Opinión

Descortesías

Por: Andrés Ospina / @ElBlogotazo

Quizá sean hipersensibilidades mías, pero pocas cosas me desatan aquellos instintos psicópatas, misántropos y homicidas que todos –no lo neguemos– albergamos muy dentro, tanto como la escasa cordialidad. Porque así los colombianos acostumbremos vanagloriarnos de nuestra calidez, en la praxis el panorama pareciera opuesto.

Como vamos, obrar con gentileza constituye una actitud más transgresora que prescindir de esta. Perdónenme semejante invocación subliminal al venezolano Carreño y su urbanidad, pero la ordinariez cunde por estos andurriales. Y no son insignificancias. Cada acto de microhostilidad acarrea un sustrato simbólico de repercusiones nocivas.
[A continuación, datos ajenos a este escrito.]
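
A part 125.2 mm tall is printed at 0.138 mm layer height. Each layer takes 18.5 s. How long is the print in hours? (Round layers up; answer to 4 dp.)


Layers = ceil(125.2/0.138) = 908
t = 908 * 18.5 / 3600 = 4.6661 hrs


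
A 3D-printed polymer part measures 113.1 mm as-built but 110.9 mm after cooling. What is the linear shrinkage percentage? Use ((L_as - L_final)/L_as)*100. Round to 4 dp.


Shrinkage = ((113.1-110.9)/113.1)*100 = 1.9452 %


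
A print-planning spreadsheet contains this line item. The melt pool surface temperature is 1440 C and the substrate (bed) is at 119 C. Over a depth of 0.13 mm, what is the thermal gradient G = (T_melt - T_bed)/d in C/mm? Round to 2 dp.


G = (1440-119)/0.13 = 10161.54 C/mm


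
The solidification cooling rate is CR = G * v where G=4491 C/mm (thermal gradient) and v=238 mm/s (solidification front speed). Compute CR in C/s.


CR = 4491 * 238 = 1068858 C/s


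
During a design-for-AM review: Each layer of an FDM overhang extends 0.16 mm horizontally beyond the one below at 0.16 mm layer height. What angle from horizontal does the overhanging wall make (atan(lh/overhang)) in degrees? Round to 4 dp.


angle = atan(0.16/0.16) = 45.0 degrees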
No saludar –de entrada– constituye la primera y más común modalidad de violencia pasiva cultivada en suelo patrio. Yo la padezco a diario, cuando visito una cigarrería y algún maleducado penetra los dominios del señor tendero con su odiosísimo “¿a cómo los huevos?”, sin que medie fórmula alguna de gentileza. ¡Qué distinto procesa el sistema auditivo la misma solicitud adornada por un sencillo “buenos días”! ¡Qué fastidioso cuando el comprador entra al establecimiento exigiendo “un salchichón cervecero”, sin apelar al necesario “por favor” que debe suceder a toda petición!

Hay situaciones que hieren… como cuando uno va caminando junto a un amigo y este se encuentra con otro a quien no conocemos, y luego el advenedizo entabla una charla entusiasta con nuestro interlocutor, sin siquiera regalarnos la limosna de un ‘hola’ y ninguneándonos durante la dinámica conversacional entre ambos. Lo mismo ocurre en otros ámbitos: negar un “buenas noches” a compañeros de ascensor debería ser tipificado como contravención al código de la decencia y penalizado con decapitación.
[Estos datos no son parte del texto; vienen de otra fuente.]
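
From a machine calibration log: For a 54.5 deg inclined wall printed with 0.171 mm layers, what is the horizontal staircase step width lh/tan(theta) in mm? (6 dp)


step = 0.171 / tan(54.5) = 0.121973 mm


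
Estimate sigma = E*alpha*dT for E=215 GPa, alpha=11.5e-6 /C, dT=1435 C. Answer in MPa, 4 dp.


sigma = 215*1000 * 11.5e-6 * 1435 = 3548.0375 MPa


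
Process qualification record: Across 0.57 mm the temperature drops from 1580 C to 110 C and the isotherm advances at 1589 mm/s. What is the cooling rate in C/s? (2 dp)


G = (1580-110)/0.57 = 2578.94736842 C/mm
CR = 2578.94736842 * 1589 = 4097947.37 C/s


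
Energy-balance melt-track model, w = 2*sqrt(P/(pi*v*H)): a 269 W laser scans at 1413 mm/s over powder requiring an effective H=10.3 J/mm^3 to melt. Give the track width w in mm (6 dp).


w = 2*sqrt(269/(pi*1413*10.3)) = 0.153406 mm


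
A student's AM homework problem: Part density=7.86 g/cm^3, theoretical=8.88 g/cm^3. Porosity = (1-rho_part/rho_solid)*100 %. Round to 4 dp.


Porosity = (1-7.86/8.88)*100 = 11.4865 %


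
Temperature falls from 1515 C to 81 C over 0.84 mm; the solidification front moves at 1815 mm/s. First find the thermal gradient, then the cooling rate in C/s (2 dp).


G = (1515-81)/0.84 = 1707.14285714 C/mm
CR = 1707.14285714 * 1815 = 3098464.29 C/s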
Yo hasta soporto que un taxista se rehúse a trasladarme a mi destino, siempre que lo haga con sutileza… Muy distinto cuando al intentar contratarlo el gañán en cuestión nos recibe con el debido desprecio y la pregunta: “¿Pa dónde va?”, tan solo para volvernos el rostro sin despedirse al notificarle Cedritos o Suba como nuestro destino; que cuando, en idénticas circunstancias, un honorable transportador opta por el reconfortante: “Buenas tardes, caballero. Perdone usted por preguntarle hacia dónde se dirige”, para luego espetarnos la amigable negativa: “Le suplico comprensión y mil disculpas. El tráfico está imposible y tengo que entregar turno a las cinco”.
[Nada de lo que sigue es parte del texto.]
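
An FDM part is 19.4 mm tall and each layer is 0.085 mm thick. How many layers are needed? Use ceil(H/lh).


Layers = ceil(19.4/0.085) = 229


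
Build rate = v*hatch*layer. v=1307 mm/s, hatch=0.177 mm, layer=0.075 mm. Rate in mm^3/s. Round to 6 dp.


Rate = 1307 * 0.177 * 0.075 = 17.350425 mm^3/s


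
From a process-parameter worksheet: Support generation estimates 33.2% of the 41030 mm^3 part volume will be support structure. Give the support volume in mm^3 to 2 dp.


V_support = 41030 * 0.332 = 13621.96 mm^3


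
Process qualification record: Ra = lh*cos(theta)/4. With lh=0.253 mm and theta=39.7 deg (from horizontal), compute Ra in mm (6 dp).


Ra = 0.253 * cos(39.7) / 4 = 0.048665 mm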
La primera actitud me dispara el impulso automático de arremeter contra el cráneo del troglodita en mención, valiéndome de la primera cruceta disponible para macerarle la masa encefálica a golpes cortos. La segunda, solo me inspira empatía por aquellos héroes y mártires de nuestras avenidas, a quienes tanto debemos. Lo mismo aplicaría al gremio delincuencial. ¿Por qué la mayoría de ladrones tratará de manera grosera y agresiva a sus víctimas? Ya con un arma mediando, los insultos y golpes sobran. Grato sería que la creciente población de representantes del hampa nacional aprendiera de aquellos bandoleros andaluces de antaño o del peruano Sambambé, caballero del delito, quienes asaltaban cortesanamente, con sombrero de copa en mano y versos románticos recitados. O mejor… de los políticos.

Por mi parte y sin distingos ejerzo esas maneras, acaso anacrónicas. Considero que dignifican nuestra paupérrima condición como especie. Así me consideren afeminado. Así me tilden de meloso. Así la mitad de nuestra población se ‘resetee’ o desespere ante tan exóticas y alambicadas muestras de afabilidad. Considero que así adelanto mi ínfima revolución. Después de todo… incluso al insultar se puede ser afable.